If you are like most people in the U.S. you probably do not know who Bayard Rustin was, nor how profoundly he influenced the civil rights movement. The same histories that erased his contributions exaggerated Martin Luther King Jr.'s role as the architect of Montgomery bus boycott and recast Rosa Parks as an otherwise unremarkable lady whose fabled act of defiance was prompted by weary feet.
Rustin no less than any other agent of his era, including King himself, was indispensable to the greatest successes of the movement and the development of its earlier, more vulnerable stages.
During the forties, he participated in direct actions that prefigured the signature efforts that would define the movements' peak.
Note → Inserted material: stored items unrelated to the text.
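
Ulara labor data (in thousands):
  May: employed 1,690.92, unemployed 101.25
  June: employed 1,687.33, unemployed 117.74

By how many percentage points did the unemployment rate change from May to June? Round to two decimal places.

May: labor force = 1,690.92 + 101.25 = 1,792.17; u = 101.25/1,792.17 = 5.65%.
June: labor force = 1,687.33 + 117.74 = 1,805.07; u = 117.74/1,805.07 = 6.52%.
Change = 6.52% − 5.65% = +0.87 pp.

The unemployment rate changed by +0.87 percentage points.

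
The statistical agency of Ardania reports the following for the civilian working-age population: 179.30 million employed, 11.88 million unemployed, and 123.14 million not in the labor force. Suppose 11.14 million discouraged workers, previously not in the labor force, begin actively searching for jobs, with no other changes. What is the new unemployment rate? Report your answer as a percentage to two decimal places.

Initially, labor force = 179.30 + 11.88 = 191.18 million, so u = 11.88/191.18 = 6.21%.
After the change, unemployed and labor force both rise by 11.14 → E = 179.30, U = 23.02, labor force = 202.32 million.
New unemployment rate = 23.02 / 202.32 = 11.38%.

New unemployment rate ≈ 11.38%.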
As a protégé of preeminent labor leader A. Phillip Randolph, he helped plan a march on Washington, D.C. (which Randolph called off) on protesting segregation in the armed forces.
In 1946, he participated in a campaign of interracial freedom rides in the South and subsequently worked on pacifist coalitions in India, Ghana and Nigeria. From 1956 until King's death, Rustin served as one of King's most trusted advisors. Randolph sent his star protégé' south to advise the Montgomery bus boycott organizing. Rustin taught King to adopt Mohatmas Gandhi's philosophy, convincing the fledgling leader that having his men armed with guns was incompatible with non-violent principles.